/normalization_paper

Source code and raw data from Drews and Leonhardt et al. (2020) in Current Biology

Primary LanguagePython

Dynamic Signal Compression for Robust Motion Vision in Flies

Drews, M., Leonhardt, A., Pirogova, N., Richter, F., Schuetzenberger, A., Serbe, E., Braun, L., and Borst, A. Dynamic Signal Compression for Robust Motion Vision in Flies. Current Biology (2020) https://doi.org/10.1016/j.cub.2019.10.035

Abstract

Sensory systems need to reliably extract information from highly variable natural signals. Flies, for instance, use optic flow to guide their course and are remarkably adept at estimating image velocity regardless of image statistics. Current circuit models, however, cannot account for this robustness. Here, we demonstrate that the Drosophila visual system reduces input variability by rapidly adjusting its sensitivity to local contrast conditions. We exhaustively map functional properties of neurons in the motion detection circuit and find that local responses are compressed by surround contrast.
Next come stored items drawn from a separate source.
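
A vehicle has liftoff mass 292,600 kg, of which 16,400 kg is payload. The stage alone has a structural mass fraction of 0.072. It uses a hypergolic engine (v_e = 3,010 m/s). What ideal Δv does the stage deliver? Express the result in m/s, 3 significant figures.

Δv ≈ 6280 m/s

Stage wet mass = m₀ − payload = 292,600 − 16,400 = 276,200 kg.
Stage dry mass = ε × stage wet mass = 0.072 × 276,200 = 19,886.4 kg.
Burnout mass m_f = stage dry + payload = 19,886.4 + 16,400 = 36,286.4 kg.
Rocket equation: Δv = v_e · ln(292,600/36,286.4) = 3010.0 × ln(8.064) = 3010.0 × 2.0874 ≈ 6283 m/s.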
The compressive signal is fast, integrates spatially, and derives from neural feedback. Training convolutional neural networks on estimating the velocity of natural stimuli shows that this dynamic signal compression can close the performance gap between model and organism. Overall, our work represents a comprehensive mechanistic account of how neural systems attain the robustness to carry out survival-critical tasks in challenging real-world environments.

Code & Data

This repository provides some code and data from the paper:

  • Calcium imaging: Raw data from calcium imaging experiments is available in pickled Pandas DataFrames. Instructions for accessing them is found in the corresponding README file.

  • Convolutional network experiments: Code for defining and training the convolutional neural networks used in Fig. 6 are found in the subfolder cnn.